[Asia Economy Reporter Oh Hyung-gil] Kyobo Life Insurance announced on the 17th that its net profit for the first quarter increased by 349% year-on-year to 499.8 billion KRW.
Although sales decreased by 3.2% compared to the same period last year to 5.7818 trillion KRW, operating profit rose by 319% year-on-year to 678.9 billion KRW.
Kyobo Life Insurance attributed the strong performance to improved variable annuity guarantee gains due to stock price increases and reduced operating expenses.
A Kyobo Life Insurance official explained, "Compared to the first quarter of last year, the stock price rebounded and long-term market interest rates rose, creating a favorable macro environment that reduced the burden of variable annuity guarantee reserves. Additionally, special sales support expenses, which had significantly increased due to the COVID-19 pandemic last year, decreased, leading to improved performance."

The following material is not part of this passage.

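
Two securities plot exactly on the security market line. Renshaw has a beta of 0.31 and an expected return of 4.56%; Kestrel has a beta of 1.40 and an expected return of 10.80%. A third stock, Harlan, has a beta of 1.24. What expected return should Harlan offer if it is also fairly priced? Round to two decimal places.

9.88%

MRP (SML slope) = (10.80% − 4.56%) / (1.40 − 0.31) = 6.24% / 1.09 = 5.7248%
R_f (intercept) = 4.56% − 0.31 × 5.7248% = 2.7853%
E(R_Harlan) = R_f + β × MRP = 2.7853% + 1.24 × 5.7248% = 9.88%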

Also, on a separate basis, the solvency capital ratio (RBC) for the first quarter stood at 291.2%, indicating excellent capital adequacy. The annualized return on equity (ROE) was 16.6%, and the return on invested assets was 3.44%, demonstrating high profitability.
Leveraging stable insurance operations, high profitability, and capital adequacy, Kyobo Life Insurance received the highest rating among domestic financial companies for insurance payment capability from global credit rating agencies.

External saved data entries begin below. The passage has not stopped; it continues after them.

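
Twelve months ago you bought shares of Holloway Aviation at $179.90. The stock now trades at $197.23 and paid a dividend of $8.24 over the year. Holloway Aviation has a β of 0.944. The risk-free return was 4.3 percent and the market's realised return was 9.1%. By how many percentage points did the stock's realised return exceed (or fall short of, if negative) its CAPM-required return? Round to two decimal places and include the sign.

+5.38%

Realised HPR = (P1 + D1 − P0) / P0 = (197.23 + 8.24 − 179.90) / 179.90 = 25.57 / 179.90 = 14.2135%
MRP = 9.1% − 4.3% = 4.80%
CAPM required = R_f + β·MRP = 4.3% + 0.944 × 4.8% = 8.8312%
α = realised − required = 14.2135% − 8.8312% = +5.38%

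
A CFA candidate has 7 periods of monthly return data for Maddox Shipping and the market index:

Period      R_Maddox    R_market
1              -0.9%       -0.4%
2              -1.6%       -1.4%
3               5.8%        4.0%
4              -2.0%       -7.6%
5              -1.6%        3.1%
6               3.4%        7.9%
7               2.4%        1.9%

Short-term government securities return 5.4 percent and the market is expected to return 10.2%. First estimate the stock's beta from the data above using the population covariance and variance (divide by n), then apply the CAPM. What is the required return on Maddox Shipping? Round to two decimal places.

7.46%

Mean R_i = (-0.9 − 1.6 + 5.8 − 2.0 − 1.6 + 3.4 + 2.4) / 7 = 0.7857%
Mean R_m = (-0.4 − 1.4 + 4.0 − 7.6 + 3.1 + 7.9 + 1.9) / 7 = 1.0714%
Σ(R_i − R̄_i)(R_m − R̄_m) = 61.5671  ⇒  Cov = 61.5671 / 7 = 8.7953
Σ(R_m − R̄_m)² = 143.4743  ⇒  Var(R_m) = 143.4743 / 7 = 20.4963
β = Cov / Var(R_m) = 8.7953 / 20.4963 = 0.4291
MRP = 10.2% − 5.4% = 4.80%
E(R) = R_f + β × MRP = 5.4% + 0.4291 × 4.8% = 7.46%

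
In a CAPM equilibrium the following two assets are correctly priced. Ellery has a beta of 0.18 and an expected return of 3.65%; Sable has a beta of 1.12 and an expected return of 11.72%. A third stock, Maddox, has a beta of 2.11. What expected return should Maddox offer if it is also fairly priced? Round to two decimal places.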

In last month's regular review, Moody's reaffirmed Kyobo Life Insurance's insurance payment capability credit rating at A1 for the seventh consecutive year and upgraded the rating outlook from 'negative' to 'stable.' Another global credit rating agency, Fitch, also maintained Kyobo Life Insurance's insurance payment capability rating at A+ for the ninth consecutive year and assessed the rating outlook as stable.